Mark – In early days of perfSONAR discovered that part of backbone wasn’t as strong as it should be. perfSONAR made one of the core routers slow down so much that hospital VOIP didn’t function. Silver lining was that it pointed out some bad router configs.
William – When you start giving client services access to tools, people can do powerful things. Someone wiped out the entire admin database, which caused all the ports to drop.
Scotty – Guy who runs DNS infrastructure pushed out a software change that took down DNS.
Eric – One of perils of network automation is you concentrate your mistakes. What was a local problem becomes a global problem. Automated config of Internet2 switches, in deployment paused between steps to check accuracy, which caused a race condition that erased all the rules on the network.

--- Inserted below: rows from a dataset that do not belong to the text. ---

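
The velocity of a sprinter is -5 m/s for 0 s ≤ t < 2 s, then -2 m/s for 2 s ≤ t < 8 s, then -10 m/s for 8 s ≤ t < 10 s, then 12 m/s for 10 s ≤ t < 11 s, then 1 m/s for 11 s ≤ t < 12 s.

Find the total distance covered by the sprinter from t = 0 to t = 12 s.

Distance (not displacement) is the total path length: add the absolute areas under v-t.
0–2 s: |-5| × 2 = 10 m
2–8 s: |-2| × 6 = 12 m
8–10 s: |-10| × 2 = 20 m
10–11 s: |12| × 1 = 12 m
11–12 s: |1| × 1 = 1 m
Total distance = 55 m

55 m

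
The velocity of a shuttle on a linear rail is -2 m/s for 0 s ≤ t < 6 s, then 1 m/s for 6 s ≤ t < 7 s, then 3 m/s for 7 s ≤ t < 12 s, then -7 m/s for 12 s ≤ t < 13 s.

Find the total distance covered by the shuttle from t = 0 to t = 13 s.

Distance (not displacement) is the total path length: add the absolute areas under v-t.
0–6 s: |-2| × 6 = 12 m
6–7 s: |1| × 1 = 1 m
7–12 s: |3| × 5 = 15 m
12–13 s: |-7| × 1 = 7 m
Total distance = 35 m

35 m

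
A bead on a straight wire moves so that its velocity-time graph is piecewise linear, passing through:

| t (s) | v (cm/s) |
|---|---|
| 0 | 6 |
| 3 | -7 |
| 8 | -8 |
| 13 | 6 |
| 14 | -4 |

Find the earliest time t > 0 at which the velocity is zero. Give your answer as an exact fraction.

v changes sign on 0–3 s (from 6 to -7); the graph is linear there, so v = 0 at t = 0 + (-6)·(3 − 0)/(-7 − 6) = 18/13 s.

t = 18/13 s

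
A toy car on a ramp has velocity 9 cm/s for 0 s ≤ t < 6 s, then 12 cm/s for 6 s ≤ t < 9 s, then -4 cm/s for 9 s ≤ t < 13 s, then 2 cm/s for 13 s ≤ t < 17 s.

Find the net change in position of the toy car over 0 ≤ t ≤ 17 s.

82 cm

Net displacement equals the area under the velocity-time graph (areas below the axis count negative).
0–6 s: 9 × 6 = 54 cm
6–9 s: 12 × 3 = 36 cm
9–13 s: -4 × 4 = -16 cm
13–17 s: 2 × 4 = 8 cm
Net displacement = 82 cm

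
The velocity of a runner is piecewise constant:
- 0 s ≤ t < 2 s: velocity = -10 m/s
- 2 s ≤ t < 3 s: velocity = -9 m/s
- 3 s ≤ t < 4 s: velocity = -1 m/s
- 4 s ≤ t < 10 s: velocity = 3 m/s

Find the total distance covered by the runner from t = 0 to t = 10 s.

48 m

Total distance travelled is ∫|v| dt — sum the magnitudes of each area piece.
0–2 s: |-10| × 2 = 20 m
2–3 s: |-9| × 1 = 9 m
3–4 s: |-1| × 1 = 1 m
4–10 s: |3| × 6 = 18 m
Total distance = 48 m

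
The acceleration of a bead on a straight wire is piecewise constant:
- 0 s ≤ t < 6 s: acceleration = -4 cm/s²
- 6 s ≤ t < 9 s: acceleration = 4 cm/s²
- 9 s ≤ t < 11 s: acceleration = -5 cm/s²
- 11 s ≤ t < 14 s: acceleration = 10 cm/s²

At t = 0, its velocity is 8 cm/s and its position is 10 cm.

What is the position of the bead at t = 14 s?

On each constant-a segment, Δv = aΔt and Δx = v₀Δt + ½aΔt²; chain segment to segment.
0–6 s: v starts 8 cm/s; Δx = 8·6 + ½·-4·6² = -24 cm; v ends -16 cm/s.
6–9 s: v starts -16 cm/s; Δx = -16·3 + ½·4·3² = -30 cm; v ends -4 cm/s.
9–11 s: v starts -4 cm/s; Δx = -4·2 + ½·-5·2² = -18 cm; v ends -14 cm/s.
11–14 s: v starts -14 cm/s; Δx = -14·3 + ½·10·3² = 3 cm; v ends 16 cm/s.
x(14) = 10 + Σ Δx = -59 cm.

-59 cm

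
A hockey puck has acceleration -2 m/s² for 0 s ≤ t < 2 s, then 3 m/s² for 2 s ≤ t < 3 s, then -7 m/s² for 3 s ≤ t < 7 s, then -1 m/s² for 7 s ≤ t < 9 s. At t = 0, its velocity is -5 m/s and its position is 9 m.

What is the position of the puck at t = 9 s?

On each constant-a segment, Δv = aΔt and Δx = v₀Δt + ½aΔt²; chain segment to segment.
0–2 s: v starts -5 m/s; Δx = -5·2 + ½·-2·2² = -14 m; v ends -9 m/s.
2–3 s: v starts -9 m/s; Δx = -9·1 + ½·3·1² = -7.5 m; v ends -6 m/s.
3–7 s: v starts -6 m/s; Δx = -6·4 + ½·-7·4² = -80 m; v ends -34 m/s.
7–9 s: v starts -34 m/s; Δx = -34·2 + ½·-1·2² = -70 m; v ends -36 m/s.
x(9) = 9 + Σ Δx = -162.5 m.

-162.5 m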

Took Internet2 network down for 20 minutes.
Scotty – maybe we should be applying webscale iterative deployment and testing to our switches, where we have thousands of devices.
Matt – When moving some addresses to a new space, engineer copied a SQL block out of a wiki, but the where clause was outside the highlighted code area on the wiki, so the statement got applied all across the network. Took a full weekend to restore.
Also – tied into IdM systems. Deprovision outlets and systems that a person is individually responsible. Glitch in IdM system caused 1500 active accounts to be de-activated. 4k devices deleted from network very rapidly. Cobbled together a script to figure out what happened and then put data back in place. Managed to do it in an hour.